As the economy reopens, jobs will continue to be lost in and adjacent to the energy sector in the Katy area, said Jesse Thompson, senior business economist with the Federal Reserve Bank of Dallas, Houston Branch.
“There are a lot of businesses for example in the Katy area that you might think are indirectly in the oil and gas business because all of their customers are in the oil and gas business,” Thompson said. “That may be an interior decorator and, to some extent, a dealership selling trucks. Peoples budgets are going to be tightening up within and around the oil and gas industry.”
Why oil prices plunged
Last month, oil prices crashed into negative digits, ending at -$37.63 per barrel April 20, according to Nasdaq Inc.
Bill Gilmer, director of the University of Houston Bauer Institute for Regional Forecasting, said the historically low oil prices stemmed from the expiration of oil futures contracts as of April 21.
Analysts expected prices for oil per barrel as low as single digits as the scenario unfolded, and while the figure being a negative number was likely a one-time event, oil prices may not see major gains for several months, Gilmer said.
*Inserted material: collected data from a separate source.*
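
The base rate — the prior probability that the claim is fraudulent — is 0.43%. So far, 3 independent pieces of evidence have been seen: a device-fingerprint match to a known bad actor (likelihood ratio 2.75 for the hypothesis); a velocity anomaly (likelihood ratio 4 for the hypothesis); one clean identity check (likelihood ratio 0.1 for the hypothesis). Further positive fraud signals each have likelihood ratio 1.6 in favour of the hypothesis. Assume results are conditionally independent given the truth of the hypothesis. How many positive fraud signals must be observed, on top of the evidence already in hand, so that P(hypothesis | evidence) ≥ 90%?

17

Prior odds = 0.0043/0.9957 = 43/9957.
Combined Bayes factor of the evidence already in hand = 2.75 × 4 × 0.1 = 1.1.
Odds after that evidence = (43/9957) × 1.1 = 473/99570.
Target odds = 0.9/0.1 = 9.
Need 1.6ⁿ ≥ 9 ÷ (473/99570) = 896130/473.
1.6¹⁶ ≈1844.67 falls short of 896130/473 but 1.6¹⁷ ≈2951.48 reaches it, so n = 17.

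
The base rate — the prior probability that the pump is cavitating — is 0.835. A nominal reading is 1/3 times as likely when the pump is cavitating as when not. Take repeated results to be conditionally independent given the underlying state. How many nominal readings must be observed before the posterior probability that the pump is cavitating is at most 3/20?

Prior odds = 0.835/0.165 = 167/33.
Likelihood ratio per nominal reading = 1/3.
Target posterior odds = 0.15/0.85 = 3/17.
Need (167/33) × (1/3)ⁿ ≤ 3/17, i.e. (1/3)ⁿ ≤ 99/2839.
(1/3)³ = 1/27 is still above 99/2839 but (1/3)⁴ = 1/81 is at or below it, so n = 4.

4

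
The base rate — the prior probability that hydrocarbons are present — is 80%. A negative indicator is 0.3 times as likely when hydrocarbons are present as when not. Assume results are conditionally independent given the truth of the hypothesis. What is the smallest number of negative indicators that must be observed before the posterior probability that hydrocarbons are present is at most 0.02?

5

Prior odds: 0.8 ÷ 0.2 = 4.
Likelihood ratio per negative indicator = 0.3.
Target posterior odds = 0.02/0.98 = 1/49.
Require 0.3ⁿ ≤ 1/49 ÷ 4 = 1/196.
0.3⁴ = 0.0081 is still above 1/196 but 0.3⁵ = 243/100000 is at or below it, so n = 5.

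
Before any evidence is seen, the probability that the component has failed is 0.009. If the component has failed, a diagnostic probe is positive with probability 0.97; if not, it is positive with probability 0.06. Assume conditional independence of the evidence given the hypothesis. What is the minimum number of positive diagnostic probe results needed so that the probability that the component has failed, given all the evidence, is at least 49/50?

4

Prior odds: 0.009 ÷ 0.991 = 9/991.
Likelihood ratio of a positive = 0.97/0.06 = 97/6.
Target odds: 0.98 ÷ 0.02 = 49.
Require (97/6)ⁿ ≥ 49 ÷ (9/991) = 48559/9.
(97/6)³ = 912673/216 falls short of 48559/9 but (97/6)⁴ = 88529281/1296 reaches it, so n = 4.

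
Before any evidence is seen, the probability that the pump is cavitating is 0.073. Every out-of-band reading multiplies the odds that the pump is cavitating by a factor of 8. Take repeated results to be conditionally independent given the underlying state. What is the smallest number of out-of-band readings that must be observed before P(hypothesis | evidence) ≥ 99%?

4

Prior odds = 0.073/0.927 = 73/927.
Likelihood ratio per out-of-band reading = 8.
Target posterior odds = 0.99/0.01 = 99.
Require 8ⁿ ≥ 99 ÷ (73/927) = 91773/73.
8³ = 512 falls short of 91773/73 but 8⁴ = 4096 reaches it, so n = 4.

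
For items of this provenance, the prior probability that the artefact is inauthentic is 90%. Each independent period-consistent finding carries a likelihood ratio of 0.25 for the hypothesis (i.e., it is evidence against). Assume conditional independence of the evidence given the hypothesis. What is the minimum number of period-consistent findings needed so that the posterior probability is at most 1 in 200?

Prior odds = 0.9/0.1 = 9.
Likelihood ratio per period-consistent finding = 0.25.
Target posterior odds = 0.005/0.995 = 1/199.
Need 9 × 0.25ⁿ ≤ 1/199, i.e. 0.25ⁿ ≤ 1/1791.
0.25⁵ = 1/1024 is still above 1/1791 but 0.25⁶ = 1/4096 is at or below it, so n = 6.

6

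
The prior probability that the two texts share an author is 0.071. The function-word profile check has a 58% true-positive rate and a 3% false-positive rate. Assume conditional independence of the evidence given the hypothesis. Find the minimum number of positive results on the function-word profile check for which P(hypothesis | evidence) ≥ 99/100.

Prior odds = 0.071/0.929 = 71/929.
Likelihood ratio of a positive result = 0.58/0.03 = 58/3.
Target posterior odds = 0.99/0.01 = 99.
Require (58/3)ⁿ ≥ 99 ÷ (71/929) = 91971/71.
(58/3)² = 3364/9 falls short of 91971/71 but (58/3)³ = 195112/27 reaches it, so n = 3.

3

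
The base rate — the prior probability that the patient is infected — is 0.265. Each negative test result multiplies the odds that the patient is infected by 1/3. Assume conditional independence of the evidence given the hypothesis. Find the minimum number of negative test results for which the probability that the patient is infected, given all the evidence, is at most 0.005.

4

Prior odds = 0.265/0.735 = 53/147.
Likelihood ratio per negative test result = 1/3.
Target odds: 0.005 ÷ 0.995 = 1/199.
Need (53/147) × (1/3)ⁿ ≤ 1/199, i.e. (1/3)ⁿ ≤ 147/10547.
(1/3)³ = 1/27 is still above 147/10547 but (1/3)⁴ = 1/81 is at or below it, so n = 4.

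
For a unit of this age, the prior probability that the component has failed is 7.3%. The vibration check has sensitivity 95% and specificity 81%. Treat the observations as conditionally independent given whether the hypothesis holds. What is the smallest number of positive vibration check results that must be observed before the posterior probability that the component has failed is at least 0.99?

5

Prior odds: 0.073 ÷ 0.927 = 73/927.
False-positive rate = 1 − 0.81 = 0.19; likelihood ratio of a positive = 0.95/0.19 = 5.
Target posterior odds = 0.99/0.01 = 99.
Require 5ⁿ ≥ 99 ÷ (73/927) = 91773/73.
5⁴ = 625 falls short of 91773/73 but 5⁵ = 3125 reaches it, so n = 5.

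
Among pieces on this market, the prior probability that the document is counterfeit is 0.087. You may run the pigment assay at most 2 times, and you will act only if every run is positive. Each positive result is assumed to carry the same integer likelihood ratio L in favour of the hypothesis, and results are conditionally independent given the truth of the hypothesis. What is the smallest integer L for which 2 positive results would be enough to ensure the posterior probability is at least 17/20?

Prior odds = 0.087/0.913 = 87/913.
Target odds = 0.85/0.15 = 17/3.
Need L² ≥ 17/3 ÷ (87/913) = 15521/261.
7² = 49 < 15521/261 ≤ 64 = 8², so L = 8.

8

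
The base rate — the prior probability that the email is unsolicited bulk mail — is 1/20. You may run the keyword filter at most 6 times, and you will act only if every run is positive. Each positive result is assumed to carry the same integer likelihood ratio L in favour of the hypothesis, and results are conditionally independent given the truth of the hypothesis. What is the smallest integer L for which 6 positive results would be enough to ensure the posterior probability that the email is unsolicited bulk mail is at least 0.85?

Prior odds = 0.05/0.95 = 1/19.
Target odds = 0.85/0.15 = 17/3.
Need L⁶ ≥ 17/3 ÷ (1/19) = 323/3.
2⁶ = 64 < 323/3 ≤ 729 = 3⁶, so L = 3.

3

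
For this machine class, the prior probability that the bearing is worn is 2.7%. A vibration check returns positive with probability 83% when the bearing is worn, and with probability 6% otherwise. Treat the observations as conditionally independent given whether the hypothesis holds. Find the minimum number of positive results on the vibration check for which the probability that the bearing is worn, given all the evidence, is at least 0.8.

2

Prior odds: 0.027 ÷ 0.973 = 27/973.
Likelihood ratio of a positive result = 0.83/0.06 = 83/6.
Target odds: 0.8 ÷ 0.2 = 4.
Require (83/6)ⁿ ≥ 4 ÷ (27/973) = 3892/27.
(83/6)¹ = 83/6 falls short of 3892/27 but (83/6)² = 6889/36 reaches it, so n = 2.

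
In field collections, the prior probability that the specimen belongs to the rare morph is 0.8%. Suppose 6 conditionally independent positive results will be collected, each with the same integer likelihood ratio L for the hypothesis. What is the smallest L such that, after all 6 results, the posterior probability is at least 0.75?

3

Prior odds = 0.008/0.992 = 1/124.
Target odds = 0.75/0.25 = 3.
Need L⁶ ≥ 3 ÷ (1/124) = 372.
2⁶ = 64 < 372 ≤ 729 = 3⁶, so L = 3.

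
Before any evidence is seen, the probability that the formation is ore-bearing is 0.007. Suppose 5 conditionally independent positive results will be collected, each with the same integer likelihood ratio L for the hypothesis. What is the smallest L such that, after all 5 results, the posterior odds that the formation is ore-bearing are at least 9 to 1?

5

Prior odds = 0.007/0.993 = 7/993.
Target odds = 9.
Need L⁵ ≥ 9 ÷ (7/993) = 8937/7.
4⁵ = 1024 < 8937/7 ≤ 3125 = 5⁵, so L = 5.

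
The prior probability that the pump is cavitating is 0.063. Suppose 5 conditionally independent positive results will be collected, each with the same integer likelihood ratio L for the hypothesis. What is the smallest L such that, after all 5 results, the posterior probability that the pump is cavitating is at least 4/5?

3

Prior odds = 0.063/0.937 = 63/937.
Target odds = 0.8/0.2 = 4.
Need L⁵ ≥ 4 ÷ (63/937) = 3748/63.
2⁵ = 32 < 3748/63 ≤ 243 = 3⁵, so L = 3.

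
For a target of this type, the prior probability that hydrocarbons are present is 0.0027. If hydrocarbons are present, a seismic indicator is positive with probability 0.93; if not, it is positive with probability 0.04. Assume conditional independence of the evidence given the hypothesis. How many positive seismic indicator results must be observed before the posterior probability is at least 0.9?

Prior odds = 0.0027/0.9973 = 27/9973.
Likelihood ratio of a positive = 0.93/0.04 = 23.25.
Target odds: 0.9 ÷ 0.1 = 9.
Require 23.25ⁿ ≥ 9 ÷ (27/9973) = 9973/3.
23.25² = 540.5625 falls short of 9973/3 but 23.25³ = 804357/64 reaches it, so n = 3.

3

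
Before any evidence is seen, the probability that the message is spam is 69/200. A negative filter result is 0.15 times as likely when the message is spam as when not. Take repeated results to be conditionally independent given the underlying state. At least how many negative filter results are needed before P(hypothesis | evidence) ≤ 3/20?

1

Prior odds = 0.345/0.655 = 69/131.
Likelihood ratio per negative filter result = 0.15.
Target posterior odds = 0.15/0.85 = 3/17.
Require 0.15ⁿ ≤ 3/17 ÷ (69/131) = 131/391.
0.15¹ = 0.15, which is already at or below the required 131/391; so n = 1.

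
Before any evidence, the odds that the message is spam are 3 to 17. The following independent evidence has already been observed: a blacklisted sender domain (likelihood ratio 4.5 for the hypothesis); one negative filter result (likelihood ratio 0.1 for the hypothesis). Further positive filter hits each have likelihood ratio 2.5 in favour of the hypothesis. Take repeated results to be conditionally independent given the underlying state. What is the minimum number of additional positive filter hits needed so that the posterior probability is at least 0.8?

Prior odds = 3/17.
Combined Bayes factor of the evidence already in hand = 4.5 × 0.1 = 0.45.
Odds after that evidence = (3/17) × 0.45 = 27/340.
Target odds = 0.8/0.2 = 4.
Need 2.5ⁿ ≥ 4 ÷ (27/340) = 1360/27.
2.5⁴ = 39.0625 falls short of 1360/27 but 2.5⁵ = 97.65625 reaches it, so n = 5.

5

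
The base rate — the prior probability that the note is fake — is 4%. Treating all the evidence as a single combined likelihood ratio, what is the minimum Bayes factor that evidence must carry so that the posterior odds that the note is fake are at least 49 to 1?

Prior odds = 0.04/0.96 = 1/24.
Target odds = 49.
Required Bayes factor = 49 ÷ (1/24) = 1176.

1176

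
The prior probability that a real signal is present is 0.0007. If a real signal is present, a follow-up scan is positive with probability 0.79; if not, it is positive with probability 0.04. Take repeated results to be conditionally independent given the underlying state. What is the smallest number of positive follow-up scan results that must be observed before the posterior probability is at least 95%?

Prior odds: 0.0007 ÷ 0.9993 = 7/9993.
Likelihood ratio of a positive = 0.79/0.04 = 19.75.
Target posterior odds = 0.95/0.05 = 19.
Require 19.75ⁿ ≥ 19 ÷ (7/9993) = 189867/7.
19.75³ = 7703.734375 falls short of 189867/7 but 19.75⁴ = 38950081/256 reaches it, so n = 4.

4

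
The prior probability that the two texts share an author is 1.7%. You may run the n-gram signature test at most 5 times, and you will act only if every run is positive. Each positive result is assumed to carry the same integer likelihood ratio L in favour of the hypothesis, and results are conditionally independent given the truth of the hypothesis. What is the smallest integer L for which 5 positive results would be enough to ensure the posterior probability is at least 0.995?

Prior odds = 0.017/0.983 = 17/983.
Target odds = 0.995/0.005 = 199.
Need L⁵ ≥ 199 ÷ (17/983) = 195617/17.
6⁵ = 7776 < 195617/17 ≤ 16807 = 7⁵, so L = 7.

7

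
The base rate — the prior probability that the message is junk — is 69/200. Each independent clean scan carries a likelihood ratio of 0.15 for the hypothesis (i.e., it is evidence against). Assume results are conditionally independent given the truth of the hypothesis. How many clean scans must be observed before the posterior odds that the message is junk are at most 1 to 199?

3

Prior odds = 0.345/0.655 = 69/131.
Likelihood ratio per clean scan = 0.15.
Target odds = 1/199.
Require 0.15ⁿ ≤ 1/199 ÷ (69/131) = 131/13731.
0.15² = 0.0225 is still above 131/13731 but 0.15³ = 0.003375 is at or below it, so n = 3.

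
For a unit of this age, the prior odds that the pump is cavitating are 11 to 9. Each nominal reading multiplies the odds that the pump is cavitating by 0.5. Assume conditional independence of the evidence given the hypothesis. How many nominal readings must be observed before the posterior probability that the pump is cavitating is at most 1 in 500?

Prior odds = 11/9.
Likelihood ratio per nominal reading = 0.5.
Target odds: 0.002 ÷ 0.998 = 1/499.
Require 0.5ⁿ ≤ 1/499 ÷ (11/9) = 9/5489.
0.5⁹ = 0.001953125 is still above 9/5489 but 0.5¹⁰ = 1/1024 is at or below it, so n = 10.

10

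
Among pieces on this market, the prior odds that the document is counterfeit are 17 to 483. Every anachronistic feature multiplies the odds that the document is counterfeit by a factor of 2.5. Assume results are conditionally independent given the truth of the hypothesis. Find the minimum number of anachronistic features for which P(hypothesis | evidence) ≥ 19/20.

Prior odds = 17/483.
Likelihood ratio per anachronistic feature = 2.5.
Target odds: 0.95 ÷ 0.05 = 19.
Need (17/483) × 2.5ⁿ ≥ 19, i.e. 2.5ⁿ ≥ 9177/17.
2.5⁶ = 244.140625 falls short of 9177/17 but 2.5⁷ = 610.3515625 reaches it, so n = 7.

7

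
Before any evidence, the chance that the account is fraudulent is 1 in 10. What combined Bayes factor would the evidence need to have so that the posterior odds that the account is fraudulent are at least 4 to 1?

36

Prior odds = 0.1/0.9 = 1/9.
Target odds = 4.
Required Bayes factor = 4 ÷ (1/9) = 36.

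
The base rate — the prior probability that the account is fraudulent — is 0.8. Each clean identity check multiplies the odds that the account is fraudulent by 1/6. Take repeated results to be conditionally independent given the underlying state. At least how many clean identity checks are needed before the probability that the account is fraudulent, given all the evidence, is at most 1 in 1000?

5

Prior odds = 0.8/0.2 = 4.
Likelihood ratio per clean identity check = 1/6.
Target odds: 0.001 ÷ 0.999 = 1/999.
Need 4 × (1/6)ⁿ ≤ 1/999, i.e. (1/6)ⁿ ≤ 1/3996.
(1/6)⁴ = 1/1296 is still above 1/3996 but (1/6)⁵ = 1/7776 is at or below it, so n = 5.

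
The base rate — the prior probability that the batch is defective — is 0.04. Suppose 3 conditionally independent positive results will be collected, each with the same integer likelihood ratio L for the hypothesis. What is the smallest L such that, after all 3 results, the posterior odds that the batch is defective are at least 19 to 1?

Prior odds = 0.04/0.96 = 1/24.
Target odds = 19.
Need L³ ≥ 19 ÷ (1/24) = 456.
7³ = 343 < 456 ≤ 512 = 8³, so L = 8.

8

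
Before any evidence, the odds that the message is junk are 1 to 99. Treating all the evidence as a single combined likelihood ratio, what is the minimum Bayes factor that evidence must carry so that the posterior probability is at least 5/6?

Prior odds = 1/99.
Target odds = (5/6)/(1/6) = 5.
Required Bayes factor = 5 ÷ (1/99) = 495.

495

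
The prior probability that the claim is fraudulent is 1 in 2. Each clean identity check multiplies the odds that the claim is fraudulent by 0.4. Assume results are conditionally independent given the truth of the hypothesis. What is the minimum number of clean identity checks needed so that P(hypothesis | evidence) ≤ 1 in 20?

4

Prior odds: 0.5 ÷ 0.5 = 1.
Likelihood ratio per clean identity check = 0.4.
Target posterior odds = 0.05/0.95 = 1/19.
Require 0.4ⁿ ≤ 1/19 ÷ 1 = 1/19.
0.4³ = 0.064 is still above 1/19 but 0.4⁴ = 0.0256 is at or below it, so n = 4.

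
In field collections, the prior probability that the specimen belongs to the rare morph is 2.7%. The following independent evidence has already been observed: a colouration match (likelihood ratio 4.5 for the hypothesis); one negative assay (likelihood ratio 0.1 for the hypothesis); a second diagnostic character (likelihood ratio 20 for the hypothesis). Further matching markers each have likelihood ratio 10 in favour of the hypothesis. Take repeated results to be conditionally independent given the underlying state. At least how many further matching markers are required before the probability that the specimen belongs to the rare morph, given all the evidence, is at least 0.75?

2

Prior odds = 0.027/0.973 = 27/973.
Combined Bayes factor of the evidence already in hand = 4.5 × 0.1 × 20 = 9.
Odds after that evidence = (27/973) × 9 = 243/973.
Target odds = 0.75/0.25 = 3.
Need 10ⁿ ≥ 3 ÷ (243/973) = 973/81.
10¹ = 10 falls short of 973/81 but 10² = 100 reaches it, so n = 2.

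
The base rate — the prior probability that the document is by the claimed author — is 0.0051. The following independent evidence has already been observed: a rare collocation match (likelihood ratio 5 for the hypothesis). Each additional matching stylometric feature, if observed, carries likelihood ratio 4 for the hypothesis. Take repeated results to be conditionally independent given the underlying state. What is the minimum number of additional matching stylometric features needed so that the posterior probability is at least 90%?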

June contracts were at about $15 per barrel as of the morning of April 21, with July at $23 and fall contracts possibly back into the $35-$40 range again, Gilmer said.
Although the oil and gas industry was already seeing layoffs in 2019, the stay-at-home orders induced by the COVID-19 pandemic further exacerbated the struggle for the oil and gas industry, Thompson said.
“The pandemic hit, the stay-at-home-orders rolled out across the world, and people stopped moving,” Thompson said. “Most of the liquid fuel we consume, almost all of it, goes into moving people, so if people stop moving, we stop burning fuel.”
Thompson added the virus curtailed consumption and while production coming out of the ground was increasing, production going into refineries was decreasing.
“The oil was getting dumped into storage very quickly, and we started running out of space, and now, the oil fields are shutting in,” he said.
Oil prices were already dwindling in January because 2019 was not a great year for the oil and gas industry, in part due to the Russian-Saudi price war, Hirs said.
“Layoffs and write-offs losses were recognized even before Dec. 31,” Hirs said. “Layoffs were being made after Christmas and at the end of January; then, it began to accelerate in February.”
The economy
There are a few oil and gas companies in Katy, but the area will not suffer as much as Midland and Odessa, said Ed Hirs, energy economist at the University of Houston.
“The Katy area has the folks who work for the headquarters in oil and gas research and development, which tends to weather downturns better than most places in the oil patch,” Hirs said. “This is primarily because the oil field workers are not here, but the capital and intellectual capital are here.”
Hirs added the drilling in Midland and Odessa started slowing in January and February of this year, and companies will not drill new wells for the remainder of 2020.
“I don't know how many people live out in Katy and commute to the Energy Corridor for work,” Hirs said. “Clearly, there are layoffs in the Katy area for Schlumberger, Halliburton and other oil companies, but it's not everybody getting laid off like it is in Midland and Odessa.”
International Energy Agency projects about a 25% cut in global demand for the second quarter of 2020, and the Greater Houston economy is projected to see more job losses in the oil and gas industry in the second half of 2020, according to local economists.
“Diesel is the fuel of essential industries, so it didn’t get curtailed as [sharply], but it fell by about one third,” Thompson said. “... A little over a quarter of total petroleum products demand went away in the course of one month.”
Weekly jet fuel demand in the U.S. fell by about 75% from early March to early April, and motor fuel fell by a little over 50% in that time, Thompson said.
WTI, or crude oil prices, should rise to about $50 per barrel before the industry to make profit and begin stabilizing, Thompson said.
“The differentiator between the Greater Houston area and the rest of the country is usually energy,” Thompson said. “In this crisis, it will perform relatively poorly compared to ... the United States because of what is going on in energy right now.”
Although it is impossible to predict how long it will take for oil and gas and the overall economy to stabilize, Thomson said once the energy market stabilizes, the area will resume its historical pattern of outperforming the rest of the country.
“This is not the end of oil and gas,” he added. "But for the foreseeable future, the virus is in the driver's seat. Until the virus, infections and death are contained and we've gone back to some semblance of normal, it is unlikely that we will see stable oil prices at a healthy level."